I have been procrastinating.
I procrastinate when I'm worried.
Well, that's one of my reasons, anyway.
So this evening I sprayed the Mushu dragon head. I was worried about the mess it would make, how it would stick to the form, if I would be able to carve down to the shape I had originally intended, etc. You name it, I worried about it. But you know, procrastinating doesn't answer these questions, it just delays the inevitable.
I decided to spray in the basement. I didn't need the hyperactive dog shooting her dog hairs on it (or worse, taking a taste, or stepping in the drips) while it was still wet. I have had it perched on a copper kettle for a while so I could look at it at the correct angle, so I wrapped the kettle completely in plastic wrap. I perched the kettle on a rubbermaid tote and topped the tote and the floor around it with newspaper. I am usually a really neat painter, but this stuff it completely unforgiving. I read the can before I got started - it says that you can remove the WET stuff with acetone (a chemical in nail polish remover) but the dry stuff will have to wear off… OMG, will have to wear off… it's one of the reasons I decided to spray in the basement.
I shook the can really really well as directed, put the spray nozzle on and promptly broke one side of it off while pressing down. CRAP. When I finally got it going, it came SHOOTING out, expanding like a son-of-a-gun, pretty much obliterating any form I had made. The first thing I sprayed it on was the lower jaw.
I covered the ends with plastic wrap because I'm going to cover those with fabric and then add velcro so that it can attach to the headpiece on the sides, so the actor's head is completely encircled.
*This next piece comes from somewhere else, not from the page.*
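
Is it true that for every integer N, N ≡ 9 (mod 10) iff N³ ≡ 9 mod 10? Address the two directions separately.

[⇒] Suppose N ≡ 9 (mod 10). Write N = 10j + 9. Then (10j + 9)³ = 1000j³ + 2700j² + 2430j + 729 = 10(100j³ + 270j² + 243j + 72) + 9, so N³ ≡ 9 (mod 10).

[⇐] For the converse, argue contrapositively. If N ≢ 9 (mod 10), then N is congruent to one of 0, 1, 2, 3, 4, 5, 6, 7, 8 modulo 10, and these give N³ ≡ 0, 1, 8, 7, 4, 5, 6, 3, 2 respectively — never 9.

Equivalent; both directions hold.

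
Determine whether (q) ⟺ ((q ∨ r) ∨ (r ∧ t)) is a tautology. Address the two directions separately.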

I cannot say enough that this stuff is SO DAMN STICKY that there was not even a CHANCE that I could do both sides of the jaw at once. I sprayed what I could reach and figured I could always peel the newspaper off the edges when the foam was dry. I'm going to carve it down a bit anyway.
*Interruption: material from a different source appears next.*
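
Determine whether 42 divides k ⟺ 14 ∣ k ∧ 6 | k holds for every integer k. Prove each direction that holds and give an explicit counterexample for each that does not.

(→) If 42 ∣ k, write k = 42q. Since 42 = 3·14, k = 14·(3q), so 14 ∣ k; and since 42 = 7·6, k = 6·(7q), so 6 ∣ k.

(←) Suppose 14 ∣ k and 6 ∣ k. Any common multiple of 14 and 6 is a multiple of their lcm; here lcm(14, 6) = 14·6/gcd(14, 6) = 84/2 = 42, so 42 ∣ k.

Both implications hold.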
I moved on to the head. Finally I started spraying very slowly so I got a finer stream of foam. I moved the nozzle back and forth, but as I did, a ball of foam clung to the end of the nozzle (did I say this is THE stickiest stuff on earth? It is.)
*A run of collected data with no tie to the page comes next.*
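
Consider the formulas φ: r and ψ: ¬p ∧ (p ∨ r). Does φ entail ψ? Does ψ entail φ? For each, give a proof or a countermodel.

Not equivalent: only (⇐) holds.

[⇒] This fails. Under r = T, p = T, the left side is true but the right side is false.

[⇐] Assume the antecedent. If r is true, r reduces to true regardless of the other variables. If r is false, the antecedent cannot hold. Either way r holds.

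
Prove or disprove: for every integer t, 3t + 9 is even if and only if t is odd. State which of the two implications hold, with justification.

(⇒) Suppose 3t + 9 is even. Since 3 is odd, 3t and t have the same parity, so 3t + 9 ≡ t + 9 (mod 2). As 9 is odd, 3t + 9 is even exactly when t is odd. Thus t is odd.

(⇐) Conversely, suppose t is odd; write t = 2j + 1. Then 3t + 9 = 3·(2j + 1) + 9 = 2·3j + 12, which is even.

The biconditional holds.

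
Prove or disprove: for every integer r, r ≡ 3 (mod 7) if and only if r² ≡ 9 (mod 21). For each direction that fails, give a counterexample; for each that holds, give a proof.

[⇒] This fails: take r = 10. Then 10 ≡ 3 (mod 7), but 10² = 100 ≡ 16 (mod 21), not 9.

[⇐] This fails: take r = 18. Then 18² = 324 ≡ 9 (mod 21), yet 18 ≡ 4 (mod 7), not 3.

Both directions fail.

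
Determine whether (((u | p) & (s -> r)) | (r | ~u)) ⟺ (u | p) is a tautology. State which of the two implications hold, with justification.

(⟹) This fails. Under s = F, r = F, p = F, u = F, the left side is true but the right side is false.

(⟸) This fails. Under s = T, r = F, p = F, u = T, the left side is false but the right side is true.

Neither implication holds.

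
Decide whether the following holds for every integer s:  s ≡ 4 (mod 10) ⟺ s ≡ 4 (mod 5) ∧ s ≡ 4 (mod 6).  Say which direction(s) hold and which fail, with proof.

(→) This fails: s = 24 gives 24 ≡ 4 (mod 10) but 24 ≡ 0 (mod 6), so the conjunction on the right does not hold.

(←) Conversely, if s ≡ 4 (mod 5) and s ≡ 4 (mod 6), then by the Chinese remainder theorem s ≡ 4 (mod 30). Since 4 ≡ 4 (mod 10) and 10 ∣ 30, we get s ≡ 4 (mod 10).

The forward direction fails; the converse holds.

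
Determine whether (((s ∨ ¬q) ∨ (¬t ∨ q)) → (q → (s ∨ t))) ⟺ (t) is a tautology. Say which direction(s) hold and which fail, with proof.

(⟸) Assume the antecedent. If t is true, the consequent reduces to true regardless of the other variables. If t is false, the antecedent cannot hold. Either way the consequent holds.

(⟹) This fails. Under t = F, s = F, q = F, the left side is true but the right side is false.

Only the converse holds.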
I sprayed around the eyes, leaving the centers open, then pressed the eyes into place and sprayed around them to hold them in. I had covered them with plastic wrap also so that I can just peel or cut it off after the foam is dry and I will have two perfectly clean eyeballs.
As the foam built up, it started weighing down my armature, which made me worried. I hadn't planned on that.
I propped up the horns with an aluminum tray I quickly found in the basement. It's disposable.
I propped up the ears with a paper plate. I knew I couldn't spray the underneath parts and I had prepared by greasing a shish kebob skewer with vaseline in hopes of preserving the remainder of the can for use tomorrow. But guess what? I ran out of foam anyway.
So, I hard press on the nozzle makes the foam come out quickly but that foam seems to be much lighter and more airy. When you press lighter, you get a smaller stream, but it seems to expand less and be denser. I would say that the optimal use would be to press the nozzle harder, but move the can quickly and deliberately across your surface. In the middle left of the picture above you can see where I tried to use the end of the nozzle to stick two sides of the foam together to cover a hole - the only thing that happened was it made a clump of foam which stuck to the nozzle, tore out a section and dropped with a plop to the newspaper. Lesson learned.
I will need at least another can for the underside, and possibly a third can for touch ups.
Back to Home Depot.
We'll see what it looks like tomorrow when it's dry.